“I am so glad you came to stay with me, Peggy. But you are dressed; why did you not go?”
“I am hiding.”
“What are you hiding from?”
“Jules Vigo, of course.”
“Poor Jules.”
“Yes, you are always saying poor this and that, after you set them on by rejecting them. They run about like blind, mad oxen till they bump their stupid heads against somebody that will have them. I shouldn’t wonder if I got a second-hand husband one day, taking up with some cast-off of yours.”
“Peggy, these things do not flatter me; they distress me,” said Angelique genuinely.
“They wouldn’t distress me. If I had your face, and your hands and arms, and the way you carry yourself, I’d love to kill men. They have no sense at all.”
Angelique heard her grind her teeth, and exclaimed,—
“Why, Peggy, what has poor Jules done?”
“Oh, Jules!—he is nothing. I have just engaged myself to him to get rid of him, and now I have some right to be let alone. He’s only the fourth one of your victims that I’ve accepted, and doctored up, and set on foot again. I take them in rotation, and let them easily down to marrying some girl of capacity suitable to them. And until you are married off, I have no prospect of ever being anything but second choice.”
Angelique laughed.
“Your clever tongue so fascinates men that this is all mockery, your being second choice. But indeed I like men, Peggy; if they had not the foolishness of falling in love.”
“Angelique Saucier, when do you intend to settle in life?”
“I do not know,” said the French girl slowly. “It is pleasant to be as we are.”
Peggy glanced at her through the dark.
“Do you intend to be a nun?”
“No, I have no vocation.”
“Well, if you don’t marry, the time will come when you’ll be called an old maid.”
“That is what mama says. It is a pity to make ugly names for good women.”
“I’ll be drawn and quartered before I’ll be called an old maid,” said Peggy fiercely. “What difference does it make, after all, which of these simpletons one takes for a husband? Were you ever in love with one of them, Angelique?”
Peggy had the kind of eyes which show a disk of light in the dark, and they revealed it as she asked this question.

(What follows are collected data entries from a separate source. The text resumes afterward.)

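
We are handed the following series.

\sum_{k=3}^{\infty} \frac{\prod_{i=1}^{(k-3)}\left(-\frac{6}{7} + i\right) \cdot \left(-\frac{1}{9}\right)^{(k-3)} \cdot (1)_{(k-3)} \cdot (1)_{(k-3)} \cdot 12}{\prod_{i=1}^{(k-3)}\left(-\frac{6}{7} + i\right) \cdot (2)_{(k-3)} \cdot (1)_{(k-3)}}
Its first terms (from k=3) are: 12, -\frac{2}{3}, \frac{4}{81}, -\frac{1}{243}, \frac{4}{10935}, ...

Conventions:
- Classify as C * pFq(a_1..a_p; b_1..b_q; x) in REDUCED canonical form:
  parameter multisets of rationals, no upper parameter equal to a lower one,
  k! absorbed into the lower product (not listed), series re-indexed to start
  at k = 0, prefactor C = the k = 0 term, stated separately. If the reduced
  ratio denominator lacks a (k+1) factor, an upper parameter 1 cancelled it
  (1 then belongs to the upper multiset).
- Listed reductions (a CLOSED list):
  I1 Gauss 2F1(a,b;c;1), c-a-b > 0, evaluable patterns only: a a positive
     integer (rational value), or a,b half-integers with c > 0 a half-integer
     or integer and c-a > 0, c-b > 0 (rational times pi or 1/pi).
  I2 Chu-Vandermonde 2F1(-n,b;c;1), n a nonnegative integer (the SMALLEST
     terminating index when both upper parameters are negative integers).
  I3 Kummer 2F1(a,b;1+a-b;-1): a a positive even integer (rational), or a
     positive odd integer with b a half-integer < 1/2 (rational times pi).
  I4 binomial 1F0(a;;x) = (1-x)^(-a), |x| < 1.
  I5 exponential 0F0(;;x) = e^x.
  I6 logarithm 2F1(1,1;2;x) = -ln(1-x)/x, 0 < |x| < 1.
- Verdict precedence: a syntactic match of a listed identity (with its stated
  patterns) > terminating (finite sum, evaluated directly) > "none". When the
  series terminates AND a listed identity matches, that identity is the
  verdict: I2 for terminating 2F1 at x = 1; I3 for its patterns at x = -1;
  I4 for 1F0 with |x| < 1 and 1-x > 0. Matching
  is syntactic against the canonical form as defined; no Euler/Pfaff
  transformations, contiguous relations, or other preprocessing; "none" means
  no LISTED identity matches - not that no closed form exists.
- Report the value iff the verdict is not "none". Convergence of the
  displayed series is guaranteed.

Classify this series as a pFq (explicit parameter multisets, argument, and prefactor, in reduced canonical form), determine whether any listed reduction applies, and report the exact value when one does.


Reduced: x = -\frac{1}{9}, 2F1, upper = {1, 1}, lower = {2}, C = 12. Verdict (x = -\frac{1}{9}): the logarithmic series (I6) applies (the logarithm: parameters (1,1;2), x = -\frac{1}{9}). Its exact value is 108 \cdot \ln\left(\frac{10}{9}\right).

Key step: x = -\frac{1}{9} and the lower running product (C = 12, x = -1/9) is a rising factorial.
Term ratio: r(k) = -\frac{1}{9} * (k+1) (k+1) / [(k+2) (k+1)] ; factor over Q: parameters, x = -\frac{1}{9}, and C = 12.


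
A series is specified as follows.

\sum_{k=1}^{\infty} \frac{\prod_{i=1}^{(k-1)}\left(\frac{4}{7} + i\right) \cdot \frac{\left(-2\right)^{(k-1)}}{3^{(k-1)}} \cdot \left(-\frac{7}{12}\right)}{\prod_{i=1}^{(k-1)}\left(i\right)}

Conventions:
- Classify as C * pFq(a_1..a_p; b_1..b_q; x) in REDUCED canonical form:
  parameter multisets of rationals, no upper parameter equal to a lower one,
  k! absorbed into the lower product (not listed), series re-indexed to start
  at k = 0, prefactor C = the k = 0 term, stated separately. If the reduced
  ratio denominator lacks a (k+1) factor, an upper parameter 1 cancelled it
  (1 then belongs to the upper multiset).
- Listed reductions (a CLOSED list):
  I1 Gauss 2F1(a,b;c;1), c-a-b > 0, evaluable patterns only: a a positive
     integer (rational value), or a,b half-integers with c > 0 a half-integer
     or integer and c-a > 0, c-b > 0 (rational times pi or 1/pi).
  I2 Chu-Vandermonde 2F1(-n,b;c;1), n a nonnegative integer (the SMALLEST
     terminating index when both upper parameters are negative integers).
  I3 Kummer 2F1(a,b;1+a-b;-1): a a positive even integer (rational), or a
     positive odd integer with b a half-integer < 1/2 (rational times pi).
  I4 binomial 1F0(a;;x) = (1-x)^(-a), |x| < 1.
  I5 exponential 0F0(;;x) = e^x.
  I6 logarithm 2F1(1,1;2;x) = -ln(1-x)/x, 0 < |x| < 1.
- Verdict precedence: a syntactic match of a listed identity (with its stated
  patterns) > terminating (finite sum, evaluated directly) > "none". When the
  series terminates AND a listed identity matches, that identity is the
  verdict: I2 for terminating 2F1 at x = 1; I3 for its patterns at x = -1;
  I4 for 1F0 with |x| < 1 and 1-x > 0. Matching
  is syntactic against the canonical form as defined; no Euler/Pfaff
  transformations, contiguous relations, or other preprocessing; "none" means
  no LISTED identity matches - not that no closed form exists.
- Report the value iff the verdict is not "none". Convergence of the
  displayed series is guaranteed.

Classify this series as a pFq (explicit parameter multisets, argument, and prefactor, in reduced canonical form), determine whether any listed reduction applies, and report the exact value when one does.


Key step: t_0 being -\frac{7}{12}, the product of the first k integers (prefactor -7/12) is k!.
Consecutive-term ratio: r(k) = -\frac{2}{3} * (k+\frac{11}{7}) / [(k+1)] - poly over poly, x = -\frac{2}{3} from leading terms; C = -\frac{7}{12} at k = 0.

Reduced: x = -\frac{2}{3}, 1F0, upper = {\frac{11}{7}}, lower = {-}, C = -\frac{7}{12}. Verdict: the I4 binomial reduction fires (the 1F0 binomial series: exponent -11/7, x = -\frac{2}{3}). Exact value: \left(-\frac{7}{12}\right) \cdot \left(\frac{5}{3}\right)^{-\frac{11}{7}}.


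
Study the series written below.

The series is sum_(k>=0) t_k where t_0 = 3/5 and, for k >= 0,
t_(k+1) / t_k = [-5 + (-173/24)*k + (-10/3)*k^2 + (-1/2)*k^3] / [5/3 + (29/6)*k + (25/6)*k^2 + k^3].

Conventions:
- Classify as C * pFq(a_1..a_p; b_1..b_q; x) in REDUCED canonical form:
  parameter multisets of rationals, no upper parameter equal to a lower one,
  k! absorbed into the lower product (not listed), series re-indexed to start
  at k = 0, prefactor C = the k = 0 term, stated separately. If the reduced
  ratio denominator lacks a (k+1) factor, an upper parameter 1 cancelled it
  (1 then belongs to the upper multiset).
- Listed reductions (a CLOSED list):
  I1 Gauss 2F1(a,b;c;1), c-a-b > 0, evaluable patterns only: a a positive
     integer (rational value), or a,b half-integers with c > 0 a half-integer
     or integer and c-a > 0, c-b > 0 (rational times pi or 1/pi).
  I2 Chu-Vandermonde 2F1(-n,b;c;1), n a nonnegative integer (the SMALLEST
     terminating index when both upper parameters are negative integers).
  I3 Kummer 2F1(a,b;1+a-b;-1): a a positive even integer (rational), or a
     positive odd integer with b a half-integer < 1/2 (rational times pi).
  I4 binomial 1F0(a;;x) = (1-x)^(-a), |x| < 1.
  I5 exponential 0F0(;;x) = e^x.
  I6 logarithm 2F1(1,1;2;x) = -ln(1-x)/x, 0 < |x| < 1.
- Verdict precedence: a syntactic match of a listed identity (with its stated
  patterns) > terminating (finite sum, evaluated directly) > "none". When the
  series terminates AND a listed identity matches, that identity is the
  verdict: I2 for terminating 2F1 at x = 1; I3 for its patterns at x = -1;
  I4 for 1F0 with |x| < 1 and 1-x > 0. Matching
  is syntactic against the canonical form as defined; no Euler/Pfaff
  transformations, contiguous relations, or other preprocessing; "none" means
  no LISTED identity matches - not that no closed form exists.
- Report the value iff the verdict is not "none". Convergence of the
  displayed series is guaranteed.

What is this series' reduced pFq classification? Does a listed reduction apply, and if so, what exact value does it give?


x = -1/2 here; the reduced form reads 2F1, upper {3/2, 8/3}, lower {2/3}, C = 3/5. Verdict: none (x = -1/2): each listed identity misses the multisets {3/2, 8/3} ; {2/3}.

The tell: t_0 being 3/5, factor the ratio over Q (prefactor 3/5): negated roots = parameters.
Adjacent-term ratio: r(k) = (-1/2) * (k+3/2) (k+8/3) / [(k+2/3) (k+1)] - rational; roots negated = parameters, x = (-1/2), C = 3/5.


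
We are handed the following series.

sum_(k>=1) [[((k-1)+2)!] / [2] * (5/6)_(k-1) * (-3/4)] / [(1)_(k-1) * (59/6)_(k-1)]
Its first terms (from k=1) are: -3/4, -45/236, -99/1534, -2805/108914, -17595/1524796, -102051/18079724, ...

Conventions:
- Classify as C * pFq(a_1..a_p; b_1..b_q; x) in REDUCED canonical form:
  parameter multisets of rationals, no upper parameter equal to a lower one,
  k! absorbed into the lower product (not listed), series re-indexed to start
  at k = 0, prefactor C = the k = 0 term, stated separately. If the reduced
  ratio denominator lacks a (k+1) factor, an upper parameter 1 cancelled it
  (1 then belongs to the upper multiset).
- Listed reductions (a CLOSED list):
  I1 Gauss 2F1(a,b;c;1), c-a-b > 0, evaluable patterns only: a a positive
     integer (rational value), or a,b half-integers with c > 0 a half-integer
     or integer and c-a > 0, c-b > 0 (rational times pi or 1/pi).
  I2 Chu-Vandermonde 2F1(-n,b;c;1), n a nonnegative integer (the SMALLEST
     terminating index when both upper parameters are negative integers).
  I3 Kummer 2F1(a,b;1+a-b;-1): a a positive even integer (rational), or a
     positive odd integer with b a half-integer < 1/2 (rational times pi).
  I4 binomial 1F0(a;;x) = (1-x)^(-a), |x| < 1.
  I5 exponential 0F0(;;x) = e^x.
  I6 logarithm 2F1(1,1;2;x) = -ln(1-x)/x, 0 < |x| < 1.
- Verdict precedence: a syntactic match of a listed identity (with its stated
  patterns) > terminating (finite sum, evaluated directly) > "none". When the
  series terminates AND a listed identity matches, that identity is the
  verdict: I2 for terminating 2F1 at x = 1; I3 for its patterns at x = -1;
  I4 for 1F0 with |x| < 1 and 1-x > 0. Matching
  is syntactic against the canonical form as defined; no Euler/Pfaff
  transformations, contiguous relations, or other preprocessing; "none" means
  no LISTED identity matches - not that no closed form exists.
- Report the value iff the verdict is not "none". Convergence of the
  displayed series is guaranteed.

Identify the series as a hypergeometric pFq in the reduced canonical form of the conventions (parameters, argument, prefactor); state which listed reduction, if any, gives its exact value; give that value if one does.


Canonical form: C = -3/4 times 2F1 with upper {5/6, 3}, lower {59/6}, x = 1. Verdict: Gauss (I1, integer-parameter pattern) matches (x = 1: the Gamma ratio telescopes since c-a-b = 6 > 0 and a = 3 in Z>0). Value: -102131/96768.

First insight: from the first term -3/4: the factorial ratio (C = -3/4) (k+a-1)!/(a-1)! is a rising factorial (a)_k.
Step ratio: r(k) = 1 * (k+5/6) (k+3) / [(k+59/6) (k+1)] - rational; roots negated = parameters, x = 1, C = -3/4.


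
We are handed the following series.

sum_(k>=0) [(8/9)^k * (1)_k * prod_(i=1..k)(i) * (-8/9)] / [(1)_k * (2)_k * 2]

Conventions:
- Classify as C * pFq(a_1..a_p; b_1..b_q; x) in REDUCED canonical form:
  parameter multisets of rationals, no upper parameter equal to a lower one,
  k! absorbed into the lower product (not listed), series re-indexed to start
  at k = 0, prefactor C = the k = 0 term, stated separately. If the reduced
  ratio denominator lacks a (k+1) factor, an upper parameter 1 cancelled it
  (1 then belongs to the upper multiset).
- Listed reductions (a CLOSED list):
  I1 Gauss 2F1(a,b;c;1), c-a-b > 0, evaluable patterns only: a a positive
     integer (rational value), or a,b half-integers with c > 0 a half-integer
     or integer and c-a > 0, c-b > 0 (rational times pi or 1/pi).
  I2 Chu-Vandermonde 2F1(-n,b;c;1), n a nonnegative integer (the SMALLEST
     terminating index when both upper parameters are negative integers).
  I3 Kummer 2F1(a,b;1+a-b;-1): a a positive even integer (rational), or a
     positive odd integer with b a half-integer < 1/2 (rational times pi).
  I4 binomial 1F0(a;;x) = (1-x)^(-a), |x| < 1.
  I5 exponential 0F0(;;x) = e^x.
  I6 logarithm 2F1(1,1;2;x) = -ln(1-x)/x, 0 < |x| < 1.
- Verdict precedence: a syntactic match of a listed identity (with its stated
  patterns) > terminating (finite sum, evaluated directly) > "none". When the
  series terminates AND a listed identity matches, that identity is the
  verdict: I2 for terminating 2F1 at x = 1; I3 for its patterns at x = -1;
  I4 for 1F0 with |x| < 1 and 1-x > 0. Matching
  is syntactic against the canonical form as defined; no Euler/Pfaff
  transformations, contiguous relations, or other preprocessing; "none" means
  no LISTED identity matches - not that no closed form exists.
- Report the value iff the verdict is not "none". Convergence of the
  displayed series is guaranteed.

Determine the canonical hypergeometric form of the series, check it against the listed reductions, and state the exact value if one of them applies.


Canonical form: C = -4/9 times 2F1 with upper {1, 1}, lower {2}, x = 8/9. Verdict at x = 8/9: logarithm (I6) matches (the logarithm: parameters (1,1;2), x = 8/9). Its exact value is (1/2) * ln(1/9).

Key step: t_0 being -4/9, (1)_k (C = -4/9) is k! itself.
Ratio: r(k) = (8/9) * (k+1) (k+1) / [(k+2) (k+1)] - poly over poly, x = (8/9) from leading terms; C = -4/9 at k = 0.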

“No, I think not,” answered Angelique.
“You think not. You believe, to the best of your knowledge and recollection, that such a thing has never happened to you,” mocked Peggy. And then she made a sudden pounce at Angelique’s arm. “What was the matter with you when you ran up the gallery steps, a minute ago?”
The startled girl drew in her breath with surprise, but laughed.
“It was lighter then,” hinted Peggy.
“Did you see him?”
“Yes, I saw him. And I saw you coaxing him along with a bunch of roses, for all the world like catching a pony with a bunch of grass. And I saw him careering back to neigh in your face.”